Godzilla’s new adventure is dominating the country’s sports pages, street conversations and online message boards. Top government spokesman Yasuo Fukuda expressed the sentiment best: “I feel conflicted because I’ll miss him in Japan, but at the same time I’m proud to see him play on the international stage.” Yoshimi Okamoto, an 18-year-old baseball fan in Tokyo, added: “He’ll show Americans our ballplayers are as good and big as theirs.” That’s the center of speculation now: does Matsui have what it takes to play in the majors, and which team will pick him up?
The answer to the second question will probably come soon after Nov. 13, when free agents are allowed to pair up with teams. But how Matsui will do in the big show will probably remain a hot topic all the way to spring training. He will inevitably be compared with Ichiro, which might prove tough for Godzilla, the first Japanese slugger to try his luck in the majors. Nobody in Japan can match his power, but it won’t make him as unique in the States as Ichiro, who’s lean, sure and awfully quick.

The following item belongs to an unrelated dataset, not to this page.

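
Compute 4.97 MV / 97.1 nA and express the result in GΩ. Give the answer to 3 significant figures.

51200 GΩ

(4.97 × 10⁶) / (97.1 × 10⁻⁹) = 0.051184 × 10¹⁵ Ω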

The fact that he’s leaving Japan isn’t a huge surprise. Although Matsui kept mum about his plans since he became eligible for free agency in April, the signs were there. For the past two years, the 6-foot-1, 210-pound star has declined a lucrative multiple-year contract, opting instead for one-year deals. Besides, Matsui has little left to prove in Japan. He has been a home run and RBI champ three times, and won a batting title and three Japan Series. Having brought the Giants to another championship last week, Godzilla just completed the best year of his career: he led the league with 50 homers and 107 RBI, and posted a .334 batting average.
Still, leaving wasn’t an easy decision. The Giants’ execs pleaded with him to consider his responsibility as the best player on Japan’s most popular team, as well as his place as a role model in Japanese baseball. Ichiro and Nomo, who played with lesser teams, never came under pressure like that. A few days before his decision became public, his father told NEWSWEEK his son was “torn between the two choices.” At the press conference, Matsui said, “I agonized over it to the end.” He added a moment later: “Some might call me a traitor.”
Others might soon call him a Yankee. Although Godzilla says he has no designs on any city in particular, and many teams probably would like to see him on their roster, the buzz is that the Yankees might replace Rondell White or Raul Mondesi with Matsui in the outfield. Former Mets manager Bobby Valentine, who coached a Japanese pro team in 1995, thinks Matsui is a natural, though moving to the Big Apple would still be a leap. He “has great experience with the expectations of the Giant fans and media [in Japan], but there is more in New York,” Valentine told NEWSWEEK. “After some time for cultural adjustments he’d play like an all-star.”
The habits he’s developed in Japanese play concern some scouts. Japanese pitchers have long thrown around him because “any breaking pitch up in the strike zone will be a home run,” says Tokyo baseball writer Jim Allen. As a result, Matsui isn’t that selective about when to swing the bat and ends up chasing “too many bad pitches.”
The one thing nobody is worried, though, about is his star appeal. Quick to smile, outgoing and laid-back, Godzilla is likely to win America’s hearts. His respect for the game has charmed Japanese fans ever since his final high-school performance in the 1992 national tournament. As the country’s most powerful teenage slugger, he drew five intentional walks from the frightened pitcher. Enraged spectators booed and yelled. The 18-year-old Matsui, however, quietly dropped his bat and ran to first base each time, never raising a word of complaint. A whole country was mesmerized and a star was born. Whether Matsui remains a home-run king in the States, behavior like that will certainly make him stand out in the major leagues.